Alex Thai
Alex Thai

Reputation: 176

Best Practice / Design Patterns for data reformat

My project is a micro-services that connect two major services, my project fetches data from one server, format the data, and then use the data to generate an XML file, and then upload the XML to another service. I'm just wondering if there is any design pattern for this kind of micro-services.
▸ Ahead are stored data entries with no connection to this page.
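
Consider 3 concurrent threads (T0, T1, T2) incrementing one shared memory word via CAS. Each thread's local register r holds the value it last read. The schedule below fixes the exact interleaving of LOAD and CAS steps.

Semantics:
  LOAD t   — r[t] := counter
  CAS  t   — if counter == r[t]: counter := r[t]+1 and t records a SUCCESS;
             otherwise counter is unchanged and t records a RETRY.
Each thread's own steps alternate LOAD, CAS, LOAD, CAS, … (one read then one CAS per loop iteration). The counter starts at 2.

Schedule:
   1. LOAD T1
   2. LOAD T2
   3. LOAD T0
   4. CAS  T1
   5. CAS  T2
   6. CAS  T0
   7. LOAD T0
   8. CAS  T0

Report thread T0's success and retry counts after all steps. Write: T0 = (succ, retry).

step 1: T1 LOAD ⇒ load; ctr=2 reg=2
step 2: T2 LOAD ⇒ load; ctr=2 reg=2
step 3: T0 LOAD ⇒ load; ctr=2 reg=2
step 4: T1 CAS ⇒ ok; ctr=3 reg=2
step 5: T2 CAS ⇒ retry; ctr=3 reg=2
step 6: T0 CAS ⇒ retry; ctr=3 reg=2
step 7: T0 LOAD ⇒ load; ctr=3 reg=3
step 8: T0 CAS ⇒ ok; ctr=4 reg=3

T0 = (1, 1)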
this is the JSON received from the backend server:

{
    "employee_id": 100464,
    "organization_id": 93,
    "start_date": "2018-09-05",
    "first_name": "Tom",
    "departments": [
        {
            "id": 2761,
            "name": "Sale",
            "organization_id": 93
        },
        {
            "id": 2762,
            "name": "Product",
            "organization_id": 93
        }
    ],
    "primary_department": {
        "id": 2761,
        "name": "Product",
        "organization_id": 93
    }
}

This is the data format I want for, so I need to do some data formatting:

{
    "employee_id": 100464,
    "organization_id": 93,
    "first_name": "Tom",
    "target_department": {
        "department_id": 2761,
        "name": "Product",
        "organization_id": 93,
        "is_primary_department": true
    }
}

the logic to determine the target_department is

departments = hsh.delete :departments
primary_department = hsh.delete :primary_department
hsh[:target_department] = departments.select do |department|
  department[:id] ==another_obj[:group_id]
end.first
hsh[:target_department][:is_home_department] = (hsh[:target_department][:id] == primary_department[:id])
hsh[:target_department][:department_id] = hsh[:target_department].delete :id

As you can see, I need to remove, rename, and reformat attributes and the structure of the data.
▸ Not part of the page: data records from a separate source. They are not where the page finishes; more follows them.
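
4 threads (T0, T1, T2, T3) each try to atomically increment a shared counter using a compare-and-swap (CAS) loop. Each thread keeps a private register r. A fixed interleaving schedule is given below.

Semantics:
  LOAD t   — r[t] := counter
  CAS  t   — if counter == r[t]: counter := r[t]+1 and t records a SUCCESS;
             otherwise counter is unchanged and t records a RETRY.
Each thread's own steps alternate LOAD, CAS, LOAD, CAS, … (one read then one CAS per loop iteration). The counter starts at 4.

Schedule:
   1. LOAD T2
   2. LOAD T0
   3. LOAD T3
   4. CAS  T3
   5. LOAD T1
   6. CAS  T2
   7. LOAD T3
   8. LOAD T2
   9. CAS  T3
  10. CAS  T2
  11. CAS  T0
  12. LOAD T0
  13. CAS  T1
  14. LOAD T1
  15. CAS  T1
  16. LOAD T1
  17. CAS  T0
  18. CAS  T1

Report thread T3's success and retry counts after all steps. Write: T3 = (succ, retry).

step 1: T2 LOAD ⇒ load; ctr=4 reg=4
step 2: T0 LOAD ⇒ load; ctr=4 reg=4
step 3: T3 LOAD ⇒ load; ctr=4 reg=4
step 4: T3 CAS ⇒ ok; ctr=5 reg=4
step 5: T1 LOAD ⇒ load; ctr=5 reg=5
step 6: T2 CAS ⇒ retry; ctr=5 reg=4
step 7: T3 LOAD ⇒ load; ctr=5 reg=5
step 8: T2 LOAD ⇒ load; ctr=5 reg=5
step 9: T3 CAS ⇒ ok; ctr=6 reg=5
step 10: T2 CAS ⇒ retry; ctr=6 reg=5
step 11: T0 CAS ⇒ retry; ctr=6 reg=4
step 12: T0 LOAD ⇒ load; ctr=6 reg=6
step 13: T1 CAS ⇒ retry; ctr=6 reg=5
step 14: T1 LOAD ⇒ load; ctr=6 reg=6
step 15: T1 CAS ⇒ ok; ctr=7 reg=6
step 16: T1 LOAD ⇒ load; ctr=7 reg=7
step 17: T0 CAS ⇒ retry; ctr=7 reg=6
step 18: T1 CAS ⇒ ok; ctr=8 reg=7

T3 = (2, 0)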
During the process, there are many potential issues: attributes not existed? My question is what's the best practice for dealing with this issue from programming designing perspective?

I am using Rails, so any good gem or project is dealing with a similar issue?

Upvotes: 1

Views: 106

Answers (2)

iam1me
iam1me

Reputation: 203

Working directly with json/xml type data programmatically is often tedious. I once worked at a company that did this EVERYWHERE and it was painful. I would suggest deserializing your data into an object graph representation. Also have a result class that can be constructed by querying/processing your input object graph. Then just serialize your result object back to json at the end.

You can likely find a built-in or open source solution for handling the serialization and deserialization for you.

Upvotes: 0

jvillian
jvillian

Reputation: 20263

I don't know about best practices, but this ought to do what you want.

{
  "employee_id": 100464,
  "organization_id": 93,
  "start_date": "2018-09-05",
  "first_name": "Tom",
  "departments": [
    {
      "id": 2761,
      "name": "Sale",
      "organization_id": 93
    },
    {
      "id": 2762,
      "name": "Product",
      "organization_id": 93
    }
  ],
  "primary_department": {
    "id": 2761,
    "name": "Product",
    "organization_id": 93
  }
}.with_indifferent_access.except(:start_date, :departments).transform_keys do |k|
  k == 'primary_department' ? 'target_department' : k
end.tap do |hsh|
  if hsh['target_department']
    hsh['target_department']['is_primary_department'] = true
    hsh['target_department']['department_id'] = hsh['target_department']['id']
    hsh['target_department'].delete('id')
  end
  puts hsh
end

In console, this will return:

{
  "employee_id"=>100464,
  "organization_id"=>93,
  "first_name"=>"Tom",
  "target_department"=>{
    "name"=>"Product", 
    "organization_id"=>93, 
    "is_primary_department"=>true, 
    "department_id"=>2761
  }
}

BTW, in your example output, you show the target_department name as "aProduct". Is that a typo?